While the CBI has issued lookout circulars against the accused, including company CMD Rishi Aggarwal, to prevent them from fleeing the country, the ED is examining documents related to the case to map money laundering trails. The CBI has also found that as many as 98 related-companies of the ABG Group were involved in routing of funds.

“This is a fit case for ED to probe as there is clear evidence of money being moved in a circuitous way. Case papers are being scrutinised and a case under the Prevention of Money Laundering Act (PMLA) will be registered soon,” a senior ED official said.

The ED has powers to attach assets of companies and individuals involved in money laundering.

Incidentally, this is not the first time that the ABG Group has come under the ED scanner. In 2019, the agency had attached assets worth Rs 963 crore belonging to a cement manufacturing subsidiary of the group in connection with its money laundering probe into the affairs of the IL&FS.

The entrance of ABG shipyard at Ichhapore in Surat city. (Express photo by Hanif Malek)

As reported by The Indian Express, the ED probe had found that third-party lending by IFIN — the non-banking financial arm of the IL&FS Group — to companies such as the ABG Group had caused a loss of Rs 2,000 crore to IFIN.

Earlier, a report by the Serious Fraud Investigation Office (SFIO) had found several lapses in 13 loans of around Rs 1,080 crore granted by the IFIN since 2010 to the ABG Group. The probe agency had termed a few of these transactions as an “evergreening exercise”, where the ABG Group used some money borrowed from the IFIN to prevent its accounts from turning into non-performing assets (NPAs).

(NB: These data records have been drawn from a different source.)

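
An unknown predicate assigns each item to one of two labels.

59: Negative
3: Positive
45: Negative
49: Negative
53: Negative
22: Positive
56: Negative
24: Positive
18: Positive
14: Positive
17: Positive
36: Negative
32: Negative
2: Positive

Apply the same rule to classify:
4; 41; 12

One predicate separates the groups cleanly: at most 24.

Positive, Negative, Positive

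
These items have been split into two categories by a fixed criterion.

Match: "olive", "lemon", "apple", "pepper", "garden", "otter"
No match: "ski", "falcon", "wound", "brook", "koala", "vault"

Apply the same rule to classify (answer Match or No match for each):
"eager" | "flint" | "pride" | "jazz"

A rule that fits every label: contains 'e' — true of each 'Match' example, false of each 'No match' one.
"eager": has 'e', has this property → Match. "flint": no 'e', fails the rule → No match. "pride": has 'e', has this property → Match. "jazz": no 'e', fails the rule → No match.

Match, No match, Match, No match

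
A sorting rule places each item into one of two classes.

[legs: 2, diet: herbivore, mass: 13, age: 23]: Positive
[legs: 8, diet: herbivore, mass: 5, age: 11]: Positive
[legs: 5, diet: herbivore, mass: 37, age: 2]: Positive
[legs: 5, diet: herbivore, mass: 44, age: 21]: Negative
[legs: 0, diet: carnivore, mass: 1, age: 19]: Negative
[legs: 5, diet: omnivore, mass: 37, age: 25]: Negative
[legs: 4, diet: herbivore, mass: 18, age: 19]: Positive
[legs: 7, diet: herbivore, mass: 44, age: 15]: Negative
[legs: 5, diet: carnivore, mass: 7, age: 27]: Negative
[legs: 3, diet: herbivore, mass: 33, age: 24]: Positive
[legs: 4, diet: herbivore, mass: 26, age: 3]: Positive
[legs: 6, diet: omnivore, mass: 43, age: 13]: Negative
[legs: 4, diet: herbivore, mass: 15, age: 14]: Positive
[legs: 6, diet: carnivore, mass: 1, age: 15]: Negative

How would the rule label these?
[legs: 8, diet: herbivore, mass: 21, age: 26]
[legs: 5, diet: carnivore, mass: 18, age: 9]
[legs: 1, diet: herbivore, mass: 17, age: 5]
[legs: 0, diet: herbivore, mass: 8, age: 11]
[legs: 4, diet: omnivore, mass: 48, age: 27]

One predicate separates the groups cleanly: diet is herbivore AND mass ≤ 37.
[legs: 8, diet: herbivore, mass: 21, age: 26]: diet is herbivore, mass = 21 — meets the rule, so Positive. [legs: 5, diet: carnivore, mass: 18, age: 9]: diet is carnivore, mass = 18 — fails this test, so Negative. [legs: 1, diet: herbivore, mass: 17, age: 5]: diet is herbivore, mass = 17 — meets the rule, so Positive. [legs: 0, diet: herbivore, mass: 8, age: 11]: diet is herbivore, mass = 8 — meets the rule, so Positive. [legs: 4, diet: omnivore, mass: 48, age: 27]: diet is omnivore, mass = 48 — fails this test, so Negative.

Positive, Negative, Positive, Positive, Negative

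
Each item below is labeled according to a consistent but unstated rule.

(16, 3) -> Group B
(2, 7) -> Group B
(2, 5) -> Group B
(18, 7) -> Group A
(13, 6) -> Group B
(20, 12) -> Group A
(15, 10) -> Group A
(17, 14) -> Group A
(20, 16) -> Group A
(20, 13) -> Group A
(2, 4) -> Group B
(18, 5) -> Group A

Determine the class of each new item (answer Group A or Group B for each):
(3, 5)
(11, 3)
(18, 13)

Rule: sum ≥ 23. This holds for each 'Group A' example and fails for each 'Group B' one.
(3, 5) — 3+5 = 8, hence Group B. (11, 3) — 11+3 = 14, hence Group B. (18, 13) — 18+13 = 31, hence Group A.

Group B, Group B, Group A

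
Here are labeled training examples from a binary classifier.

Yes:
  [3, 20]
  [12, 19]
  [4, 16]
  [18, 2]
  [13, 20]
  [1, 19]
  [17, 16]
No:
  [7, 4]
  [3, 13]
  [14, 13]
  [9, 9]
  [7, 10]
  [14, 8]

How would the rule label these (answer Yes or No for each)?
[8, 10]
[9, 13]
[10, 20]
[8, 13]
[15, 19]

All 'Yes' examples share one property — max ≥ 16 — and every 'No' example lacks it.
[8, 10]: max 10, fails the rule → No. [9, 13]: max 13, fails the rule → No. [10, 20]: max 20, meets the rule → Yes. [8, 13]: max 13, fails the rule → No. [15, 19]: max 19, meets the rule → Yes.

No, No, Yes, No, Yes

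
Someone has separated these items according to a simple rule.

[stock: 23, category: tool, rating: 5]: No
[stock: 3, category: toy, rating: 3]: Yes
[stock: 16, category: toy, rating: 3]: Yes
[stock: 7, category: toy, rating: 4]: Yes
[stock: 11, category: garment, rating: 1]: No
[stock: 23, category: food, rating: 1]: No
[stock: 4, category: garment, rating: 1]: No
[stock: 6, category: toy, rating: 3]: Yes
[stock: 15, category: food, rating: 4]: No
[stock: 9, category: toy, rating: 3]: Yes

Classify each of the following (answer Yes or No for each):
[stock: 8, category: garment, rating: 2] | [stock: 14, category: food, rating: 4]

All 'Yes' examples share one property — category is toy — and every 'No' example lacks it.

No, No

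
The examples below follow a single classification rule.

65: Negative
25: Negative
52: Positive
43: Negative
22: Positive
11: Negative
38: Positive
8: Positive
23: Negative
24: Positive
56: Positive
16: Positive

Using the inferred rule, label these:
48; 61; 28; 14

Positive, Negative, Positive, Positive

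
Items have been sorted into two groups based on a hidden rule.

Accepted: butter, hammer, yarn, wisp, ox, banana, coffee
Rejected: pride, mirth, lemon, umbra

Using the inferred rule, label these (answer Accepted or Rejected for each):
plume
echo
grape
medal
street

Rejected, Accepted, Rejected, Rejected, Accepted

The classifier is using: even length.
Rejected: plume, since length 5.
Accepted: echo, since length 4.
Rejected: grape, since length 5.
Rejected: medal, since length 5.
Accepted: street, since length 6.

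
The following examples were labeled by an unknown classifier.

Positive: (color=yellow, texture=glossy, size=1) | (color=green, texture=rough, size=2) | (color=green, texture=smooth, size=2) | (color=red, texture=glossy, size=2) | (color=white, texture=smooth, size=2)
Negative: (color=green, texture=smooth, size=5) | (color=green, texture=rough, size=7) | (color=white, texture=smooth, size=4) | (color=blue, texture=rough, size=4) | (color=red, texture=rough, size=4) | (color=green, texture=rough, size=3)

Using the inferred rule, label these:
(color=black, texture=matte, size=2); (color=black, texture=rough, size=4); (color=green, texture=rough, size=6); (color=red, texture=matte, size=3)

Positive, Negative, Negative, Negative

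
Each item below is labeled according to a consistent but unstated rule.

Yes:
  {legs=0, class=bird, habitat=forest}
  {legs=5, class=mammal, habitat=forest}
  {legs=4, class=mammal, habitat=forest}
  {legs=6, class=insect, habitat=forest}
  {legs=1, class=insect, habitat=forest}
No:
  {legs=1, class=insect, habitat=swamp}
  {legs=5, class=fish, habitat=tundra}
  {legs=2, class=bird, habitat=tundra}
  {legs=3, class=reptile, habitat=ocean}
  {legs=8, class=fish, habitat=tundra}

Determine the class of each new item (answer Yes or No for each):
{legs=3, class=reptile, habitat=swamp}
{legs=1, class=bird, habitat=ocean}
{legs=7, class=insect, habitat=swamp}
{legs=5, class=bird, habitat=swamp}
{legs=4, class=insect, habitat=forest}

No, No, No, No, Yes

Comparing the two groups points to one rule — habitat is forest.
{legs=3, class=reptile, habitat=swamp}: habitat is swamp — lacks this property, so No. {legs=1, class=bird, habitat=ocean}: habitat is ocean — lacks this property, so No. {legs=7, class=insect, habitat=swamp}: habitat is swamp — lacks this property, so No. {legs=5, class=bird, habitat=swamp}: habitat is swamp — lacks this property, so No. {legs=4, class=insect, habitat=forest}: habitat is forest — fits, so Yes.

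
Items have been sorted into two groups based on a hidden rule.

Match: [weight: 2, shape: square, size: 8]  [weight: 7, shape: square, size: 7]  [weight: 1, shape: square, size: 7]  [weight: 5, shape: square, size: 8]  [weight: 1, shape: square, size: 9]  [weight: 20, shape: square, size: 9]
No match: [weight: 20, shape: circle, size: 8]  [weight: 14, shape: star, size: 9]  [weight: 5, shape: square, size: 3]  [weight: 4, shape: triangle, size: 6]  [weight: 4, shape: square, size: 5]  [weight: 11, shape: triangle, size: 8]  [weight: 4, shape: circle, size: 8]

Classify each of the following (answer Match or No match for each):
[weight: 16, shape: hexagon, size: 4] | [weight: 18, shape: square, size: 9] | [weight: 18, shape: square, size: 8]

Rule: shape is square AND size ≥ 6. This holds for each 'Match' example and fails for each 'No match' one.
[weight: 16, shape: hexagon, size: 4] → shape is hexagon, size = 4 → No match. [weight: 18, shape: square, size: 9] → shape is square, size = 9 → Match. [weight: 18, shape: square, size: 8] → shape is square, size = 8 → Match.

No match, Match, Match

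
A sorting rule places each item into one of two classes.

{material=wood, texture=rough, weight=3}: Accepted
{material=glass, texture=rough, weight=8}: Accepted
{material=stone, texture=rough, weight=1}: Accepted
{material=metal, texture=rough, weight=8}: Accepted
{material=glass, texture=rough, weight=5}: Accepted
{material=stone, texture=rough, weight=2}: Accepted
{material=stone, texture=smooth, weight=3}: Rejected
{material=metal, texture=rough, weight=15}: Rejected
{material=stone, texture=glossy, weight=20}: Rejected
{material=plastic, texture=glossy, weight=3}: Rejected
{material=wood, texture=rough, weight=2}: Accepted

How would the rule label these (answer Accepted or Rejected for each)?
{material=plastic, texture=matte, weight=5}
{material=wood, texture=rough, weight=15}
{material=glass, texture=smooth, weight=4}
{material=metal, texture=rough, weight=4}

Rejected, Rejected, Rejected, Accepted

The simplest hypothesis consistent with all the labels is: texture is rough AND weight ≤ 8.
{material=plastic, texture=matte, weight=5} — texture is matte, weight = 5, hence Rejected. {material=wood, texture=rough, weight=15} — texture is rough, weight = 15, hence Rejected. {material=glass, texture=smooth, weight=4} — texture is smooth, weight = 4, hence Rejected. {material=metal, texture=rough, weight=4} — texture is rough, weight = 4, hence Accepted.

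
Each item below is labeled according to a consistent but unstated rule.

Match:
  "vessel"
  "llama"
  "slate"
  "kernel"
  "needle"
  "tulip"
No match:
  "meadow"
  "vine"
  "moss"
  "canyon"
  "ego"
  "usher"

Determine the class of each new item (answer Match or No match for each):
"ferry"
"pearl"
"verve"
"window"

No match, Match, No match, No match

The common property of the 'Match' items is: contains 'l'. No 'No match' item has it.
"ferry": No match (no 'l').
"pearl": Match (has 'l').
"verve": No match (no 'l').
"window": No match (no 'l').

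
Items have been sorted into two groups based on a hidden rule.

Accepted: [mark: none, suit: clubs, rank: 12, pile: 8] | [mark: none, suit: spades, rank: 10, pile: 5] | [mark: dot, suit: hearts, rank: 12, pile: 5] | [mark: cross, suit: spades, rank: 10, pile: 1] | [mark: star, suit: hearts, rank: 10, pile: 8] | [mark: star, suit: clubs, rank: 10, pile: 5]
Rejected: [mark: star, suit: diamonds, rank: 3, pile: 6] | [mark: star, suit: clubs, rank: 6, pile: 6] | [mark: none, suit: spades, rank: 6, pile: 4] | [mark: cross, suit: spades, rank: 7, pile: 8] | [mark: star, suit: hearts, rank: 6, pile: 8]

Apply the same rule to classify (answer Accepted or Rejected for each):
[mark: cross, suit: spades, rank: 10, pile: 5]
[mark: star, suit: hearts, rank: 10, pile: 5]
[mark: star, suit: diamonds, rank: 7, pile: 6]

A rule that fits every label: rank ≥ 10 — true of each 'Accepted' example, false of each 'Rejected' one.
[mark: cross, suit: spades, rank: 10, pile: 5]: Accepted (rank = 10).
[mark: star, suit: hearts, rank: 10, pile: 5]: Accepted (rank = 10).
[mark: star, suit: diamonds, rank: 7, pile: 6]: Rejected (rank = 7).

Accepted, Accepted, Rejected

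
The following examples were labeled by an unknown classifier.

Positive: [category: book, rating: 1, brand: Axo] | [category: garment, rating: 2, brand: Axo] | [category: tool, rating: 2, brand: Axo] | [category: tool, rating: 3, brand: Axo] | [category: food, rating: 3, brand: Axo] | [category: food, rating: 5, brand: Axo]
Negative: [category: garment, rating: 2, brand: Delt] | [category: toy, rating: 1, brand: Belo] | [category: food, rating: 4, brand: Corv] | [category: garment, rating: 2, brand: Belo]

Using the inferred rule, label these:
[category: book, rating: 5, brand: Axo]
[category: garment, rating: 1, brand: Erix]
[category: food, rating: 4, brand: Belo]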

According to the SFIO report, in 2017, the Reserve Bank of India (RBI) in its report on IFIN for fiscal 2015 had red-flagged insufficient security cover in terms of exposure to ABG International, and its group firm Onaway Industries. However, it was only in September 2018 that IFIN classified its loan to ABG Shipyard as an NPA.

In the case of State Bank of India, the primary complainant against ABG Shipyard in the FIR registered by CBI, similar delay has been flagged. While the loan sanctioned to the company turned NPA in 2013 and a debt restructuring effort failed to revive it leading to a second NPA declaration in 2016, a complaint of fraud by the company was made to the CBI only in 2019. The agency, which received a second complaint in August 2020, has only now registered an FIR, on February 7.

On Tuesday, the CBI sought to explain the delay through complexity of the case, involvement of multiple banks (28) and close to 100 associated companies of ABG, and even withdrawal of consent by various states. It also emphasised that the company has been in business with the SBI since 2001 and the majority of the defaulted loan was disbursed between 2005 and 2012.

“It may also be mentioned that the withdrawal of general consent to CBI investigation by certain states has made the registration of bank fraud cases more challenging. There are around 100 high value bank fraud cases that could not be registered due to non-accordance of specific consent u/s 6 of DSPE Act by state governments where the general consent has been withdrawn,” the CBI said in a statement.